Most auto people will correctly point out that California's 2016 43 mpg number threatens the existence of the industry. 

More...


----------



## xrotaryguy (Jul 26, 2007)

News Bot said:


> Most auto people will correctly point out that California's 2016 43 mpg number threatens the existence of the industry.
> 
> More...


What?  How is 43mpg a bad thing when gas was only $3.00/gal last year and its projected to be $4.00/gal this summer? If this keeps up, gas will be $5.00 next year, $6.00 the year after that... etc. By 2020, gas should cost about $16.00/gal. Ok, I have a tough time believing that gas will be 416.00/gal by 2020, but you get the idea. I hope I'm wrong on that one.  At any rate, the rapidly escalating price of fuel is an infinitely greater threat to the auto industry than a silly little 43mpg average fuel economy standard. If anything, 43mph by 2016 is not good enough.


----------



## david85 (Nov 12, 2007)

I can sort of see his concern. The zero emission mandate was a less extreme piece of legislation that allowed a small segment of the market to act as a test platform for new technology. The problem here is that aggressive activists and vote hunting politicians are running the show instead of common sense. We do need a more balanced approach to emission standards VS duel economy, what they did to diesel engines, for example is just stupid.
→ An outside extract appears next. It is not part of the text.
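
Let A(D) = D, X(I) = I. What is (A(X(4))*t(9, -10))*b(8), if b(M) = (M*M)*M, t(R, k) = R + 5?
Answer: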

This situation causes the automakers to fight the laws tooth and nail for their very survival because you can't make a pickup truck that gets 40 MPG unless you abandoned the ICE altogether. Again, not a bad thing, but you can't force change like this, not across the whole market without dangerous consequences.

Where are the moderates in all this? We could sure use some to come up with a more balanced approach, and knock some heads together (or maybe clean off).

The truth is consumer are already starting to make choices based on operating cost of the vehicle. I hate to admit it, but there is a time when good economics must be given a chance to work, instead of trying to shovel water uphill with tax dollars. Situations like this will only lead to more battles played out in courtrooms, and the legislature instead of focusing on the technological solutions that can make our dreams a reality.


----------



## Coley (Jul 26, 2007)

The best ratio for burning gasoline for performance and mileage with not too bad of emissions, I was told, was always 15:1.
Cubic inches or high compression were the best ways to get better mileage.
Cubic inches takes in too much weight for the powerplant and high compression is an emissions nightmare.
Does anyone know if 40 mpg is even a realistic figure?
Especially when you figure in all of the creature comforts we insist on?
Each new line of cars that comes out small "for mileage", then get faster and larger until we are griping about fuel economy again.


----------